I didn’t take a proper photo today, but I did photograph a cake recipe – the strawberry and elderflower one we’ve had for Midsummer a few times – to send it to my mum, in return for the redcurrant cake recipe. So I guess I could share those with you.

Redcurrant cake

Crust

  • 125 g butter
  • 75 g sugar
  • 2-3 egg yolks
  • 250 g flour
  • ½ tsp baking powder
  • 2-3 tbsp breadcrumbs

Filling

  • 4 egg whites
  • 200 g sugar
  • 75-100 g hazelnuts
  • ½ tsp cinnamon
  • 500 g redcurrants

Cream butter with sugar. Add egg yolks one by one while stirring. Mix baking powder and flour and add to the butter mixture. Roll the dough into a ball, cover and cool for 50-60 minutes. Line a springform pan with the dough, leave a 5 cm edge. Sprinkle the bottom with breadcrumbs.

Whisk the egg whites. Gradually add sugar. Whisk for another few minutes. Add chopped hazelnuts and cinnamon.

Stir the redcurrants into two thirds of the egg mixture. Pour the filling in the crust. Cover with the rest of the egg mixture (either piping or simply spreading).

Bake at medium heat for about 1 hour. (We interpreted “medium heat” as around 175°C.)
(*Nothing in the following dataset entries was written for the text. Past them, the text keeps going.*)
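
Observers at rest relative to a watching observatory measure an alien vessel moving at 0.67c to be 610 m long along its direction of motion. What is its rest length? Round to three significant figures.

β² = 0.4489, so γ = 1/√0.5511 = 1.3471.
Proper length: L₀ = γ·L = 1.3471 × 610 = 822 m.

822 m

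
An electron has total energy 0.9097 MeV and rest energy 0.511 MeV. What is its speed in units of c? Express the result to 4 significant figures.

0.8273c

γ = E/(mc²) = 0.9097/0.511 = 1.7802.
β = √(1 − 1/γ²) = √(1 − 0.315546) = √0.684454 = 0.8273.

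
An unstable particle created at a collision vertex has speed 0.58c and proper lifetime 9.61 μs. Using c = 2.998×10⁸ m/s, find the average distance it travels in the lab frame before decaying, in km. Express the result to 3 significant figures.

With β = 0.58, γ = 1/√(1 − 0.58²) = 1/√0.6636 = 1.2276.
Lab-frame lifetime: Δt = γτ = 1.2276 × 9.61 μs = 11.797 μs.
Distance: d = vΔt = 0.58 × 2.998×10⁸ m/s × 1.1797×10^-5 s = 2050 m = 2.05 km.

2.05 km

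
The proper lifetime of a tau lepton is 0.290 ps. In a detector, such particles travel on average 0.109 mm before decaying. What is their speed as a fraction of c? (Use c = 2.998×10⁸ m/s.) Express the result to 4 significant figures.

0.7818c

d = βγcτ ⇒ βγ = d/(cτ) = 1.090×10^-4 m / (8.6942×10^-5 m) = 1.2537.
β = (βγ)/√(1+(βγ)²) = 1.2537/√2.57176 = 0.7818.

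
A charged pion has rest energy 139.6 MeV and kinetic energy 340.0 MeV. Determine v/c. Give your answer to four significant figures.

0.9567

K = (γ−1)mc², so γ = 1 + 340.0/139.6 = 3.4355.
Then v/c = √(1 − γ⁻²) = √(1 − 0.0847267) = √0.9152733 = 0.9567.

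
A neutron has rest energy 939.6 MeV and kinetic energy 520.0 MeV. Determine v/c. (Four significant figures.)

K = (γ−1)mc², so γ = 1 + 520.0/939.6 = 1.5534.
Then v/c = √(1 − γ⁻²) = √(1 − 0.414413) = √0.585587 = 0.7652.

0.7652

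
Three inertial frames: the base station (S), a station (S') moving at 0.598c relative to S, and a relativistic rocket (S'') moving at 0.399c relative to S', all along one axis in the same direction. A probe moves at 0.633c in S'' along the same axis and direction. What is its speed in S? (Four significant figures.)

Compose velocities in two stages. Stage 1 (into S'): u₁ = (0.633+0.399)/(1+0.633×0.399) = 0.82391.
Stage 2 (into S): u = (0.82391+0.598)/(1+0.82391×0.598) = 0.95258, so the speed is 0.9526c.

0.9526c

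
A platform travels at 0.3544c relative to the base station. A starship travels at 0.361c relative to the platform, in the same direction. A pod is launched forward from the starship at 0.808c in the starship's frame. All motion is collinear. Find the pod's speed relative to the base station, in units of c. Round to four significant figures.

Compose velocities in two stages. Stage 1 (into S'): u₁ = (0.808+0.361)/(1+0.808×0.361) = 0.90502.
Stage 2 (into S): u = (0.90502+0.3544)/(1+0.90502×0.3544) = 0.95357, so the speed is 0.9536c.

0.9536c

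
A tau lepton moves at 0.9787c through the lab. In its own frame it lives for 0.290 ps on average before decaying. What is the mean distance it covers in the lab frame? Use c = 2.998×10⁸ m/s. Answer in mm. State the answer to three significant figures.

Lorentz factor: γ = (1 − 0.95785369)^(−1/2) = 4.871.
Lab-frame lifetime: Δt = γτ = 4.871 × 0.290 ps = 1.4126 ps.
Distance: d = vΔt = 0.9787 × 2.998×10⁸ m/s × 1.4126×10^-12 s = 4.14×10^-4 m = 0.414 mm.

0.414 mm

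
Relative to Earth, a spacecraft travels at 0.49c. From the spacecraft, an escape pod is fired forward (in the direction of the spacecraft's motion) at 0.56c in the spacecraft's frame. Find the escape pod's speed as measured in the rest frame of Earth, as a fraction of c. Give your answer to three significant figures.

0.824c

Relativistic velocity addition: u = (u' + v)/(1 + u'v/c²), with u' = 0.56c and v = 0.49c.
Numerator: 0.56 + 0.49 = 1.05. Denominator: 1 + (0.56)(0.49) = 1.2744.
u = 1.05/1.2744 = 0.82392, so the speed is 0.824c.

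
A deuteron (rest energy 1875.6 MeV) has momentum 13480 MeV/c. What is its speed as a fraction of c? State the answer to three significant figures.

0.990c

βγ = pc/(mc²) = 13480/1875.6 = 7.187.
Since γ² = 1 + (βγ)² = 52.653, γ = √52.653 = 7.25624, and β = (βγ)/γ = 7.187/7.25624 = 0.990.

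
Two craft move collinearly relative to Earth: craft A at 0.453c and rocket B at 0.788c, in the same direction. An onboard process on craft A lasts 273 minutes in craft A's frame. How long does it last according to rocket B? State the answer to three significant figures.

320 minutes

Speed of craft A in rocket B's frame: u = (v_A − v_B)/(1 − v_A v_B/c²) = (0.453 − 0.788)/(1 − 0.453×0.788) = −0.335/0.643036 = −0.52097; |u| = 0.52097c.
γ for this relative speed: γ = 1/√(1 − 0.27141) = 1.1715.
Craft A's interval is proper; time dilation gives Δt_B = γΔτ = 1.1715 × 273 minutes = 320 minutes.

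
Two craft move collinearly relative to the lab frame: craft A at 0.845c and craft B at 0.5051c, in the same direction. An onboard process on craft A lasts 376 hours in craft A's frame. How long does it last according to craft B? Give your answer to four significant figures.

467.0 hours

Speed of craft A in craft B's frame: u = (v_A − v_B)/(1 − v_A v_B/c²) = (0.845 − 0.5051)/(1 − 0.845×0.5051) = 0.3399/0.5731905 = 0.593; |u| = 0.593c.
γ for this relative speed: γ = 1/√(1 − 0.351649) = 1.2419.
The clock on craft A records proper time, so craft B measures Δt = γΔτ = 1.2419 × 376 = 467.0 hours.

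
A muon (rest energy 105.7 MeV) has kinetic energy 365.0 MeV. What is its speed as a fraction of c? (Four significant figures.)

K = (γ−1)mc², so γ = 1 + 365.0/105.7 = 4.4532.
Then v/c = √(1 − γ⁻²) = √(1 − 0.0504261) = √0.9495739 = 0.9745.

0.9745c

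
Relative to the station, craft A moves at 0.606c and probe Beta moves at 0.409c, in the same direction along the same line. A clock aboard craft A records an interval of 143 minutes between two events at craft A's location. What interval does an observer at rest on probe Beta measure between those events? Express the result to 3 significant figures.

Transform craft A's velocity into probe Beta's frame: (0.606 − 0.409)/(1 − 0.606·0.409) = 0.197/0.752146, so the relative speed is 0.26192c.
γ for this relative speed: γ = 1/√(1 − 0.0686021) = 1.0362.
The clock on craft A records proper time, so probe Beta measures Δt = γΔτ = 1.0362 × 143 = 148 minutes.

148 minutes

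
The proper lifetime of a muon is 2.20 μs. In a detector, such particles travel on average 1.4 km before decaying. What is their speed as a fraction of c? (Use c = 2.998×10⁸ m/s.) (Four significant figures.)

Lab distance = (lab lifetime)·v = γτ·βc, so βγ = d/(cτ) = 1400/(2.998×10⁸ × 2.200×10^-6) = 2.1226.
With βγ = 2.1226: γ² = 1 + (βγ)² = 5.50543, and β = (βγ)/γ = 2.1226/2.34637 = 0.9046.

0.9046c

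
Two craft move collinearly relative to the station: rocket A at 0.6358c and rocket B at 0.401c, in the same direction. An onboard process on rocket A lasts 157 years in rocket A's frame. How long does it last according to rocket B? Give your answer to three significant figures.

165 years

Speed of rocket A in rocket B's frame: u = (v_A − v_B)/(1 − v_A v_B/c²) = (0.6358 − 0.401)/(1 − 0.6358×0.401) = 0.2348/0.7450442 = 0.31515; |u| = 0.31515c.
γ for this relative speed: γ = 1/√(1 − 0.0993195) = 1.0537.
Rocket A's interval is proper; time dilation gives Δt_B = γΔτ = 1.0537 × 157 years = 165 years.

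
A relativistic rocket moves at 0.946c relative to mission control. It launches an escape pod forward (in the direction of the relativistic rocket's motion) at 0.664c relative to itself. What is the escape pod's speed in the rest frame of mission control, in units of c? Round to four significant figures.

0.9889c

Relativistic velocity addition: u = (u' + v)/(1 + u'v/c²), with u' = 0.664c and v = 0.946c.
Numerator: 0.664 + 0.946 = 1.61. Denominator: 1 + (0.664)(0.946) = 1.628144.
u = 1.61/1.628144 = 0.98886, so the speed is 0.9889c.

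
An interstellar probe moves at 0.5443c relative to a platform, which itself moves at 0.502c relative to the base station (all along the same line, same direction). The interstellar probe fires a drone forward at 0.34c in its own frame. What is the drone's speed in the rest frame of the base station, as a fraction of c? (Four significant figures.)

First combine the drone and interstellar probe (S''→S'): u₁ = (0.34 + 0.5443)/(1 + 0.34×0.5443) = 0.8843/1.185062 = 0.74621.
Then combine with the platform (S'→S): u = (0.74621 + 0.502)/(1 + 0.74621×0.502) = 1.24821/1.37459742 = 0.90805.

0.9081c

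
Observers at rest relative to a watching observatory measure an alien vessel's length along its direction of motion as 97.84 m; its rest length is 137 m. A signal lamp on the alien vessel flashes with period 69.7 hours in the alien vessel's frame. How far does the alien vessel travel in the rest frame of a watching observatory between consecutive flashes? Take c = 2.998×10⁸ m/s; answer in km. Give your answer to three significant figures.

Length contraction gives γ = L₀/L = 137/97.84 = 1.40025.
β = √(1 − 1/γ²) = 0.69998. Lab-frame period = γτ = 1.40025×69.7 hours = 97.597 hours. Distance = βc × γτ = 0.69998 × 2.998×10⁸ m/s × 351349.2 s = 7.3732×10^13 m = 7.37×10^10 km.

7.37×10^10 km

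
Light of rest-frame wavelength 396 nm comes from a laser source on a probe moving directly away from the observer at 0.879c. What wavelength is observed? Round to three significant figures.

1560 nm

Relativistic Doppler for wavelength: λ_obs = λ_src · √((1+β)/(1−β)).
With β = 0.879: factor = √(1.879/0.121) = 3.9407.
λ_obs = 396 × 3.9407 = 1560 nm.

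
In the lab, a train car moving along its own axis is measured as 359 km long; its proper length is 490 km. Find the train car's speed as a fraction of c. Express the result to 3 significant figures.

0.681c

Length contraction gives γ = L₀/L = 490/359 = 1.3649.
β = √(1 − 1/γ²) = √0.463218 = 0.681.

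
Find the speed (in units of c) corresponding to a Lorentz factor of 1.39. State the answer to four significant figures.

0.6946c

β = √(1 − 1/γ²) = √(1 − 1/1.9321) = √0.482428 = 0.6946.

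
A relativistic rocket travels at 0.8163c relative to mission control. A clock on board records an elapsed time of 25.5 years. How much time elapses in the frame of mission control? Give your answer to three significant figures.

With β = 0.8163, γ = 1/√(1 − 0.8163²) = 1/√0.33365431 = 1.7312.
Time dilation: Δt = γ·Δτ = 1.7312 × 25.5 = 44.1 years.

44.1 years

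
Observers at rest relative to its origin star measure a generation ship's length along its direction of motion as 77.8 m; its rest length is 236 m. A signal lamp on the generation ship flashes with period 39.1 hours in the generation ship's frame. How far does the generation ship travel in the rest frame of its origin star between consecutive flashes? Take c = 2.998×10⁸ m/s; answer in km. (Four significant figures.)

Length contraction gives γ = L₀/L = 236/77.8 = 3.03342.
β = √(1 − 1/γ²) = 0.9441. Lab-frame period = γτ = 3.03342×39.1 hours = 118.61 hours. Distance = βc × γτ = 0.9441 × 2.998×10⁸ m/s × 426996 s = 1.2086×10^14 m = 1.209×10^11 km.

1.209×10^11 km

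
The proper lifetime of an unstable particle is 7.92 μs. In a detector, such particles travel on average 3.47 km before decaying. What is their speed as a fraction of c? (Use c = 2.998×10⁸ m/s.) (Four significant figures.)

0.8253c

Let x = d/(cτ) = 3470 m / (2.998×10⁸ m/s × 7.920×10^-6 s) = 1.4614. Since d = βγcτ, x = βγ = β/√(1−β²).
Solving: β² = x²/(1+x²) = 2.13569/3.13569 = 0.681091, so β = 0.8253.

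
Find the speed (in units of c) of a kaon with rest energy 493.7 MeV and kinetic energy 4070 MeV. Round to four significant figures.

0.9941c

γ = 1 + K/(mc²) = 1 + 4070/493.7 = 9.2439.
β = √(1 − 1/γ²) = √(1 − 0.0117028) = √0.9882972 = 0.9941.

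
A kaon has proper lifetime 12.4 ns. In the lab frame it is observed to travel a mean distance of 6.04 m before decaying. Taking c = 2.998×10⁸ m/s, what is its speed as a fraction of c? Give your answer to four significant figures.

Let x = d/(cτ) = 6.040 m / (2.998×10⁸ m/s × 1.240×10^-8 s) = 1.6247. Since d = βγcτ, x = βγ = β/√(1−β²).
Solving: β² = x²/(1+x²) = 2.63965/3.63965 = 0.725248, so β = 0.8516.

0.8516c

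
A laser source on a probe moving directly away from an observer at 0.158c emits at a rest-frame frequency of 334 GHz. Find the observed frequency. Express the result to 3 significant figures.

Relativistic Doppler (source moving away): f_obs = f_src · √((1−β)/(1+β)).
With β = 0.158: factor = √(0.842/1.158) = 0.85271.
f_obs = 334 × 0.85271 = 285 GHz.

285 GHz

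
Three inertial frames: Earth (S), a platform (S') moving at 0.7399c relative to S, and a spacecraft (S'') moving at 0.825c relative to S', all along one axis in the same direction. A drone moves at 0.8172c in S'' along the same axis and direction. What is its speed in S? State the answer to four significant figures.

Apply u = (u'+v)/(1+u'v) twice. Drone in the platform frame: (0.8172+0.825)/(1+0.8172·0.825) = 1.6422/1.67419 = 0.98089c.
That velocity, transformed to the rest frame of Earth: (0.98089+0.7399)/(1+0.98089·0.7399) = 1.72079/1.725760511 = 0.99712c.

0.9971c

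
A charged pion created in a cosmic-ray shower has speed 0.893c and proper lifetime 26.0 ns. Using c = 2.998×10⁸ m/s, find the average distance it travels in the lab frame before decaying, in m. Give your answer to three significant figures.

With β = 0.893, γ = 1/√(1 − 0.893²) = 1/√0.202551 = 2.2219.
Lab-frame lifetime: Δt = γτ = 2.2219 × 26.0 ns = 57.769 ns.
Distance: d = vΔt = 0.893 × 2.998×10⁸ m/s × 5.7769×10^-8 s = 15.5 m.

15.5 m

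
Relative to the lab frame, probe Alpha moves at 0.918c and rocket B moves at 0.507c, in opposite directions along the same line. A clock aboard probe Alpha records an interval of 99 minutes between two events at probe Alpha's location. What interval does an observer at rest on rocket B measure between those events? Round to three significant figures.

424 minutes

The velocity of probe Alpha relative to rocket B is (0.918 + 0.507)c / (1 + 0.918×0.507) = 0.97241c; relative speed 0.97241c.
γ for this relative speed: γ = 1/√(1 − 0.945581) = 4.2867.
The clock on probe Alpha records proper time, so rocket B measures Δt = γΔτ = 4.2867 × 99 = 424 minutes.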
The original Estonian recipe had margarine instead of butter but nobody misses that.

The also recipe called for “nuts” rather than specifying hazelnuts. Back then everybody understood that that’s what you mean when you say “nuts”. Locally grown nuts were simply nuts; exotic, fancy nuts had longer, fancier names. That may still be the case actually.